Северный Уэльс — горы, чистый, свежий воздух. Куплю коттедж, а может, и нескольких овечек. Винни будет приезжать ко мне в гости. Прочистит дыхалку свежим кислородом. Будем прогуливаться вдвоем. Напечем валлийских пирожков. А почему нет? Уэльс — чем плохо? На А40, потом — М40, М6 и так далее.
Черт. Где я? Я же должна быть на Уэствэй. Не там свернула… Чтобы я свернула неправильно? Не, только не я. Широкие пустые дороги, белые георгианские особняки, деревья. Чертов Западный Лондон, все одинаковое. Налево. Держаться левее. Да, так… Не так. Не так, на хрен. Снова белые дома, снова деревья. Еще раз налево, и я отсюда выберусь, и не фига дудеть на меня из своего ссаного БМВ! А может, направо? О господи. Опять белые дома с деревьями. Они когда-нибудь кончатся? Все жужжит. Радиотреп. Что там на указателе?.. Ни черта не разберу. У меня тут где-то справочник был… Рука натыкается на листок бумаги.

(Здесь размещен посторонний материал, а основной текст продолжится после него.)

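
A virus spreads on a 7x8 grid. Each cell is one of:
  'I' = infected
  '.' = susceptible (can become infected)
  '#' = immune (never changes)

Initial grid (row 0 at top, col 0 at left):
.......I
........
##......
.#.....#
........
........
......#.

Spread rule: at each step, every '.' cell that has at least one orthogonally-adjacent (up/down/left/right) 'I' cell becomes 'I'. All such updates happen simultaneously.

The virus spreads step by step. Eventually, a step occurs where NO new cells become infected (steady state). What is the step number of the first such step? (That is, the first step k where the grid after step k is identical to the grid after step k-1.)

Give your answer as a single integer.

Step 0 (initial): 1 infected
Step 1: +2 new -> 3 infected
Step 2: +3 new -> 6 infected
Step 3: +3 new -> 9 infected
Step 4: +4 new -> 13 infected
Step 5: +5 new -> 18 infected
Step 6: +7 new -> 25 infected
Step 7: +7 new -> 32 infected
Step 8: +6 new -> 38 infected
Step 9: +3 new -> 41 infected
Step 10: +3 new -> 44 infected
Step 11: +3 new -> 47 infected
Step 12: +3 new -> 50 infected
Step 13: +1 new -> 51 infected
Step 14: +0 new -> 51 infected

Answer: 14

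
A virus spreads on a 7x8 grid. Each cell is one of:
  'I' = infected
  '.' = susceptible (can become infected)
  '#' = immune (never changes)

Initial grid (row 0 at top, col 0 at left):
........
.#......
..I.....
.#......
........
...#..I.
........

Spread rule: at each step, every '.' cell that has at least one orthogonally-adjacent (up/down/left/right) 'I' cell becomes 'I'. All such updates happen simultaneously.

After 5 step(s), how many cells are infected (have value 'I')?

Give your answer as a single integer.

Step 0 (initial): 2 infected
Step 1: +8 new -> 10 infected
Step 2: +12 new -> 22 infected
Step 3: +15 new -> 37 infected
Step 4: +9 new -> 46 infected
Step 5: +5 new -> 51 infected

Answer: 51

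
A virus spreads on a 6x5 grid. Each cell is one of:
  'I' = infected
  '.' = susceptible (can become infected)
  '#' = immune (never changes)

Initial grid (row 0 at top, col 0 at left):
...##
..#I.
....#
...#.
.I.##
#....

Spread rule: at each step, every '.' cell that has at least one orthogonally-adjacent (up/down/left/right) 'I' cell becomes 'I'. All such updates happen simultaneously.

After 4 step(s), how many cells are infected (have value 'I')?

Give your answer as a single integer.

Answer: 19

Derivation:
Step 0 (initial): 2 infected
Step 1: +6 new -> 8 infected
Step 2: +5 new -> 13 infected
Step 3: +3 new -> 16 infected
Step 4: +3 new -> 19 infected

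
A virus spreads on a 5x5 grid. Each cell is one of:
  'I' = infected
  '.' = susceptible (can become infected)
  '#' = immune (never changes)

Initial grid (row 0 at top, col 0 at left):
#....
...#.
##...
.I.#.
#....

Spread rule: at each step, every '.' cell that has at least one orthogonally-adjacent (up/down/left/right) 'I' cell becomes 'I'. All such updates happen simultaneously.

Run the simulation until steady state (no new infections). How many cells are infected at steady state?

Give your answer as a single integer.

Answer: 19

Derivation:
Step 0 (initial): 1 infected
Step 1: +3 new -> 4 infected
Step 2: +2 new -> 6 infected
Step 3: +3 new -> 9 infected
Step 4: +4 new -> 13 infected
Step 5: +5 new -> 18 infected
Step 6: +1 new -> 19 infected
Step 7: +0 new -> 19 infected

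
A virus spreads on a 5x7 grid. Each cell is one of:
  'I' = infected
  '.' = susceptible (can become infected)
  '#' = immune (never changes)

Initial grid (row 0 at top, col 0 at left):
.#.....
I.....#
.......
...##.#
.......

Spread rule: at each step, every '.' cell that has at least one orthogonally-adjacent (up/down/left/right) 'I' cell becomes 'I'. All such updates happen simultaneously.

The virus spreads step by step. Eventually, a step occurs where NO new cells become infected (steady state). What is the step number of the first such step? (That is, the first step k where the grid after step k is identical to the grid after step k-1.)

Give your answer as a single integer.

Answer: 10

Derivation:
Step 0 (initial): 1 infected
Step 1: +3 new -> 4 infected
Step 2: +3 new -> 7 infected
Step 3: +5 new -> 12 infected
Step 4: +5 new -> 17 infected
Step 5: +4 new -> 21 infected
Step 6: +3 new -> 24 infected
Step 7: +4 new -> 28 infected
Step 8: +1 new -> 29 infected
Step 9: +1 new -> 30 infected
Step 10: +0 new -> 30 infected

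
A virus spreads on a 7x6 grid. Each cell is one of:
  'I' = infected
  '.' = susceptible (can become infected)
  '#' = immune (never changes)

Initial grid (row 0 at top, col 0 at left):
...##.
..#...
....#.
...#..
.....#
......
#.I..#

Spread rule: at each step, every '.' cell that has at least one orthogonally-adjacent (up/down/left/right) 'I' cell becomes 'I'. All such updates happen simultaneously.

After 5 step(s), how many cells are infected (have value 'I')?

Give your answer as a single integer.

Answer: 22

Derivation:
Step 0 (initial): 1 infected
Step 1: +3 new -> 4 infected
Step 2: +4 new -> 8 infected
Step 3: +5 new -> 13 infected
Step 4: +5 new -> 18 infected
Step 5: +4 new -> 22 infected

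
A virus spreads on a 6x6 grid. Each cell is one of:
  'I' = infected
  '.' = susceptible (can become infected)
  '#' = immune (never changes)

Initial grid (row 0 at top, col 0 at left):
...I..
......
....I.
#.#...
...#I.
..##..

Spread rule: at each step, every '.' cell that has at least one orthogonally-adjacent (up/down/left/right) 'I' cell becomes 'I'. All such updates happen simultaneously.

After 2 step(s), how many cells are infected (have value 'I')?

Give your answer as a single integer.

Answer: 20

Derivation:
Step 0 (initial): 3 infected
Step 1: +9 new -> 12 infected
Step 2: +8 new -> 20 infected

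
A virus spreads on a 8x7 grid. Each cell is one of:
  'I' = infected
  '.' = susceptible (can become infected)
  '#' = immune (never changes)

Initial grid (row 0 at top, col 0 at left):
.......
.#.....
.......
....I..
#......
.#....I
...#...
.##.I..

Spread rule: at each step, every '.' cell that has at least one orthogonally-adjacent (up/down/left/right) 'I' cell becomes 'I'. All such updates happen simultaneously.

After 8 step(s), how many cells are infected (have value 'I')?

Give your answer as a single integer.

Answer: 50

Derivation:
Step 0 (initial): 3 infected
Step 1: +10 new -> 13 infected
Step 2: +10 new -> 23 infected
Step 3: +8 new -> 31 infected
Step 4: +8 new -> 39 infected
Step 5: +4 new -> 43 infected
Step 6: +3 new -> 46 infected
Step 7: +2 new -> 48 infected
Step 8: +2 new -> 50 infected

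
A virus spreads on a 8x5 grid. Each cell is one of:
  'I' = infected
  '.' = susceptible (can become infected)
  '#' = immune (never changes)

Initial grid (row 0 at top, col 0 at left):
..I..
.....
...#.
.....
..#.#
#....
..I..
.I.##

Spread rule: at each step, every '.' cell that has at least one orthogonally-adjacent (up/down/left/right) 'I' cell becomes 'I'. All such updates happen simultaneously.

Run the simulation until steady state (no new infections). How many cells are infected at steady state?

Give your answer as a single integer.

Step 0 (initial): 3 infected
Step 1: +8 new -> 11 infected
Step 2: +9 new -> 20 infected
Step 3: +7 new -> 27 infected
Step 4: +5 new -> 32 infected
Step 5: +2 new -> 34 infected
Step 6: +0 new -> 34 infected

Answer: 34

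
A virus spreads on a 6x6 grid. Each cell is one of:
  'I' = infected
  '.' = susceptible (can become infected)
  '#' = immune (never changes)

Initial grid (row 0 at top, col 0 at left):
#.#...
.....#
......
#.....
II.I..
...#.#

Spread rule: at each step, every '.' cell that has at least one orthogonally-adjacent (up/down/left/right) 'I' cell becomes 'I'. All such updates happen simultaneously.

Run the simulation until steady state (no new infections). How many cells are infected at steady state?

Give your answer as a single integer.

Step 0 (initial): 3 infected
Step 1: +6 new -> 9 infected
Step 2: +7 new -> 16 infected
Step 3: +6 new -> 22 infected
Step 4: +6 new -> 28 infected
Step 5: +1 new -> 29 infected
Step 6: +1 new -> 30 infected
Step 7: +0 new -> 30 infected

Answer: 30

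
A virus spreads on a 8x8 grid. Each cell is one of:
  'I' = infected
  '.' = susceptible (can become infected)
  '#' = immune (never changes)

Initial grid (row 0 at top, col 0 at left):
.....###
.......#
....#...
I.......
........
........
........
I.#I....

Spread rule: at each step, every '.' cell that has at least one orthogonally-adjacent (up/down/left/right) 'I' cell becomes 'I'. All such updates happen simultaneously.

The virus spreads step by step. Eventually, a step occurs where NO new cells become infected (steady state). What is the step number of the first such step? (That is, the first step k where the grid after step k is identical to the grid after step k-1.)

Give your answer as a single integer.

Step 0 (initial): 3 infected
Step 1: +7 new -> 10 infected
Step 2: +10 new -> 20 infected
Step 3: +11 new -> 31 infected
Step 4: +8 new -> 39 infected
Step 5: +6 new -> 45 infected
Step 6: +6 new -> 51 infected
Step 7: +5 new -> 56 infected
Step 8: +2 new -> 58 infected
Step 9: +0 new -> 58 infected

Answer: 9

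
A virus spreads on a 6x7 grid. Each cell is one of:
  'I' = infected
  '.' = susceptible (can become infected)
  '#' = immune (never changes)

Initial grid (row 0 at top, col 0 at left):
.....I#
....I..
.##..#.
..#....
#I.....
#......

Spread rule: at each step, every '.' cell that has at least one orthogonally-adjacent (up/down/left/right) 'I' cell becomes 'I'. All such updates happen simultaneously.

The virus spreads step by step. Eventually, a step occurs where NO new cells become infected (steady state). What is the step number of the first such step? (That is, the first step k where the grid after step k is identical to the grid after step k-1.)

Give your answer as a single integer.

Answer: 7

Derivation:
Step 0 (initial): 3 infected
Step 1: +7 new -> 10 infected
Step 2: +8 new -> 18 infected
Step 3: +8 new -> 26 infected
Step 4: +5 new -> 31 infected
Step 5: +3 new -> 34 infected
Step 6: +1 new -> 35 infected
Step 7: +0 new -> 35 infected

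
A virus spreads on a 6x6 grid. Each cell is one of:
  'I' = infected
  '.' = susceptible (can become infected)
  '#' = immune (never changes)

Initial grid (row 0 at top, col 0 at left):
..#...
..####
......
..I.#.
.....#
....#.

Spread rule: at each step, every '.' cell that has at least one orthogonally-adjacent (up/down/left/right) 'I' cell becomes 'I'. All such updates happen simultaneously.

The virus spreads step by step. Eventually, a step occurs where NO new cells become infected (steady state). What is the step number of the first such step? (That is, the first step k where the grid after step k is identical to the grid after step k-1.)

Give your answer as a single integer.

Step 0 (initial): 1 infected
Step 1: +4 new -> 5 infected
Step 2: +6 new -> 11 infected
Step 3: +7 new -> 18 infected
Step 4: +4 new -> 22 infected
Step 5: +2 new -> 24 infected
Step 6: +0 new -> 24 infected

Answer: 6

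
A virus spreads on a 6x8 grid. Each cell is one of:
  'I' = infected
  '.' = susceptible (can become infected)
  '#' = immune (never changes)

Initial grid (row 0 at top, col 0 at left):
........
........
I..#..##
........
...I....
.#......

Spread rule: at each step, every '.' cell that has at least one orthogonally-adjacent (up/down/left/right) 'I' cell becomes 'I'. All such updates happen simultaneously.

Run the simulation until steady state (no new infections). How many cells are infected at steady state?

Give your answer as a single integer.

Step 0 (initial): 2 infected
Step 1: +7 new -> 9 infected
Step 2: +11 new -> 20 infected
Step 3: +7 new -> 27 infected
Step 4: +7 new -> 34 infected
Step 5: +5 new -> 39 infected
Step 6: +2 new -> 41 infected
Step 7: +2 new -> 43 infected
Step 8: +1 new -> 44 infected
Step 9: +0 new -> 44 infected

Answer: 44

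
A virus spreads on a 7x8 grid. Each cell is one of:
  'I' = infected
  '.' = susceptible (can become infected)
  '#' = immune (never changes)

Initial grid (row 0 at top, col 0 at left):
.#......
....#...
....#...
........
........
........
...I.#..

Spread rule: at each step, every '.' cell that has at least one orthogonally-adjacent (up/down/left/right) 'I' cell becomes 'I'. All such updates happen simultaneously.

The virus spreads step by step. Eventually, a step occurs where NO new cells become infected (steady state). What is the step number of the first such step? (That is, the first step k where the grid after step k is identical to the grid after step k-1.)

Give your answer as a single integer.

Answer: 11

Derivation:
Step 0 (initial): 1 infected
Step 1: +3 new -> 4 infected
Step 2: +4 new -> 8 infected
Step 3: +6 new -> 14 infected
Step 4: +7 new -> 21 infected
Step 5: +8 new -> 29 infected
Step 6: +8 new -> 37 infected
Step 7: +7 new -> 44 infected
Step 8: +4 new -> 48 infected
Step 9: +3 new -> 51 infected
Step 10: +1 new -> 52 infected
Step 11: +0 new -> 52 infected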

«Дорогая Кэтрин, прости, что я вторгаюсь в твою жизнь, но я подумал, что ты должна знать: я заказал в церкви заупокойную службу по твоей матери…»
Скомкать письмо. На пол его. Нечего голосу этого козла у меня в голове делать… Звон… Громкий трезвон… Красный мобильник! Что за… Джонни? Нажать кнопку.
— Кэтрин, где ты?
— Крэйг?
— Я волнуюсь за тебя, Кэтрин. Где ты?
— А хрен его знает!
— Кэтрин, ты что, за рулем?
— Отсохни, Моргун.
— Слушай, давай ты сейчас потихоньку припаркуешься, хорошо? Я за тобой подъеду.
— А я не хочу, чтобы ты за мной подъезжал. Отвали!
— Хорошо, хорошо. Не волнуйся, ладно? Все нормально…
— И не говори со мной, на хер, как со слабоумной!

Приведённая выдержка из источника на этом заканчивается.